When we give money and support these smaller independently run animal charities we do not seem to investigate how well operated the charity is, what its aims are, its achievements and its expertise. Unless we are a volunteer or live locally to the charity we do not even make a visit. We are normally satisfied by the cute pictures they publish and the literature they produce. If they say they are saving animals, we are happy.

Many who trumpet that all their donated money goes to the animals often struggle to survive as they have no reserves to weather periods when donations dry up and find themselves unable to provide adequately for those in their care. This is particularly so with sanctuaries which keep them for life without attempting to find them new owners. The numbers build up to a point where the premises become overloaded and out of control with the helpers unable to give suitable housing and adequate care.
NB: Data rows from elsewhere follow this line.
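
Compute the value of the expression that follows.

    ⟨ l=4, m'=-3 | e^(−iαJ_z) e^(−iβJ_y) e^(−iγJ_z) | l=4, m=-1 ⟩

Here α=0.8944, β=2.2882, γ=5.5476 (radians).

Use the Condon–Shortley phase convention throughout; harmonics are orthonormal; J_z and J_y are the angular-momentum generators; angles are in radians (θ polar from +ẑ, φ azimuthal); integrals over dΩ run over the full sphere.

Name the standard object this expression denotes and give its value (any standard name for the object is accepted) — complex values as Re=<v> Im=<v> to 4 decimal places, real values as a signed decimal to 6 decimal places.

Wigner D-matrix element, Re=0.0859 Im=-0.2171

This is a Wigner D-matrix element — the rotation-matrix element ⟨l m'| R(α,β,γ) |l m⟩ in the angular-momentum basis.
Split into d^4_{-3,-1}(β=2.2882) × two z-phases.
With c≡cos(β/2)=0.413866 and s≡sin(β/2)=0.910338, N=[1·5040·6·120]^{1/2}=1904.940944
k∈{2,3} keeps every argument non-negative
  k=2: (−1)^0·1904.9409/(240)·0.4139^6·0.9103^2 = +0.033055
  k=3: (−1)^1·1904.9409/(144)·0.4139^4·0.9103^4 = -0.266543
d^4_{-3,-1}(2.2882) = +0.033055 -0.266543 = -0.233488
Phases: e^{-i·(-3)·0.8944}=-0.896765+0.442507i, e^{-i·(-1)·5.5476}=+0.741438-0.671021i ⇒ D=+0.085915-0.217107i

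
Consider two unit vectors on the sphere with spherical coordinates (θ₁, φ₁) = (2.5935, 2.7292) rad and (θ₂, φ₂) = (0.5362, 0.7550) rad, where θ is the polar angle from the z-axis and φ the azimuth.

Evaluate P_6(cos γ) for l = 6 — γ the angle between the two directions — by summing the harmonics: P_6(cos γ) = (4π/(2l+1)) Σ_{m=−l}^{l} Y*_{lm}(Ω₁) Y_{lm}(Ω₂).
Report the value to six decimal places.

-0.412902

Term-by-term m-sum for l=6 (normalisation 4π/13 = 0.966644):
  [-6]  conj(Y_{6,-6})(Ω₁) = -0.007595-0.005983i ; Y_{6,-6}(Ω₂) = -0.001558+0.008446i ; Δ = +0.000062-0.000055i
  [-5]  conj(Y_{6,-5})(Ω₁) = -0.025876-0.048376i ; Y_{6,-5}(Ω₂) = -0.040350+0.029631i ; Δ = +0.002478+0.001185i
  [-4]  conj(Y_{6,-4})(Ω₁) = -0.014515-0.183881i ; Y_{6,-4}(Ω₂) = -0.171977-0.021015i ; Δ = -0.001368+0.031928i
  [-3]  conj(Y_{6,-3})(Ω₁) = +0.129128-0.372585i ; Y_{6,-3}(Ω₂) = -0.245003-0.294324i ; Δ = -0.141297+0.053279i
  [-2]  conj(Y_{6,-2})(Ω₁) = +0.324115-0.350709i ; Y_{6,-2}(Ω₂) = +0.029544-0.485345i ; Δ = -0.160639-0.167669i
  [-1]  conj(Y_{6,-1})(Ω₁) = +0.110525-0.048352i ; Y_{6,-1}(Ω₂) = +0.112285-0.105658i ; Δ = +0.007302-0.017107i
  [+0]  conj(Y_{6,0})(Ω₁) = -0.405050-0.000000i ; Y_{6,0}(Ω₂) = -0.394459+0.000000i ; Δ = +0.159776+0.000000i
  [+1]  conj(Y_{6,1})(Ω₁) = -0.110525-0.048352i ; Y_{6,1}(Ω₂) = -0.112285-0.105658i ; Δ = +0.007302+0.017107i
  [+2]  conj(Y_{6,2})(Ω₁) = +0.324115+0.350709i ; Y_{6,2}(Ω₂) = +0.029544+0.485345i ; Δ = -0.160639+0.167669i
  [+3]  conj(Y_{6,3})(Ω₁) = -0.129128-0.372585i ; Y_{6,3}(Ω₂) = +0.245003-0.294324i ; Δ = -0.141297-0.053279i
  [+4]  conj(Y_{6,4})(Ω₁) = -0.014515+0.183881i ; Y_{6,4}(Ω₂) = -0.171977+0.021015i ; Δ = -0.001368-0.031928i
  [+5]  conj(Y_{6,5})(Ω₁) = +0.025876-0.048376i ; Y_{6,5}(Ω₂) = +0.040350+0.029631i ; Δ = +0.002478-0.001185i
  [+6]  conj(Y_{6,6})(Ω₁) = -0.007595+0.005983i ; Y_{6,6}(Ω₂) = -0.001558-0.008446i ; Δ = +0.000062+0.000055i
Σ over m = -0.427151+0.000000i; ×(4π/13) → -0.412902+0.000000i. Real part: -0.412902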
The Charity Commission has no remit to concern itself with welfare.

It often reaches a state where visitors or volunteers find themselves forced to report them to the authorities, which if they are a registered charity, is the Charity Commission. Unfortunately, the Commission are neither interested or have the powers to intervene when it involves welfare issues, only in monetary and trustee contraventions. Although local authorities and the police can intervene on welfare matters, the Commission is quick to pass the buck to the RSPCA.
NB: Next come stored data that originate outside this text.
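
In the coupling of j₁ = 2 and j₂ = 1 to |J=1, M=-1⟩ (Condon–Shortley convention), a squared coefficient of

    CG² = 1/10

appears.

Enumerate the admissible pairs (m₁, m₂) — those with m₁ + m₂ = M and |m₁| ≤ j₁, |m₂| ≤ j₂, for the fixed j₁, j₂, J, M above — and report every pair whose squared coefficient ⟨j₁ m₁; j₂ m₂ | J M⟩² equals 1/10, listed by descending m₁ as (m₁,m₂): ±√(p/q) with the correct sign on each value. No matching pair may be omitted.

(0,-1): +√(1/10)

Admissible pairs with m₁+m₂ = M = -1: (-2,1), (-1,0), (0,-1)
  (m₁,m₂)=(0,-1): CG² = 1/10, CG = +√(1/10)   ← matches the target
  (m₁,m₂)=(-1,0): CG² = 3/10, CG = −√(3/10)
  (m₁,m₂)=(-2,1): CG² = 3/5, CG = +√(3/5)
Pairs with CG² = 1/10: (0,-1): +√(1/10)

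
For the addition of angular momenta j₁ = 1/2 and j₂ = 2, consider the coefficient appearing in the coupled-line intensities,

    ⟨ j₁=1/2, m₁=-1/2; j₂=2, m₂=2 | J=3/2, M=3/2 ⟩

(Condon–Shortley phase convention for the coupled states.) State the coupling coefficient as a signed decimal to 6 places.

√[4·1!0!3!/5! · 0!1!4!0!3!0!] = √(144/5)
  +(−1)^1/∏(1,0,0,3,0,0)! = -1/6  (running -1/6)
⟨..|..⟩ = √(144/5)·(-1/6) = -0.894427

−√(4/5) = -0.894427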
This is highlighted by a recent case in 2017 involving the Capricorn Animal rescue where the Commission investigation report states:

“The [Charity] Commission is aware that the charity has been the subject of concerns from members of the public relating to the welfare of animals in the charity’s care; this does not fall within the Commission’s remit and concerns on this matter should be directed to the RSPCA.”

Placing the burden on yet another charity to investigate a similar charity is not an acceptable course of action particularly when the RSPCA is constantly accused of misuse of power and involving itself in legal matters which are perceived beyond their remit.

When other charities fail it is difficult to find other facilities for the animals. This burden normally falls on the major charities who are the only ones who have the means and logistics to step in, but this obviously places a burden onto them.

The new “Lucy” Law could encourage illicit animal rescues.

The new “Lucy law” which will ban the breeding and sale of puppies and kittens except from licensed breeders and animal charities could still leave an opening for unscrupulous traders.   The clamp down may cause a ‘shortage’ of available puppies and kittens which could increase the number of imported animals from foreign lands and encourage the setting up of pseudo rescue organisations.This has happened in the USA with imported rescue dogs.

With so many animal re-homing charities springing up, the control, regulation and inspection of these premises is an issue which urgently requires Government action before it gets totally out of control. Benefactors should also take a long hard look before donating and always be extremely careful to satisfy themselves of the soundness of the organisation.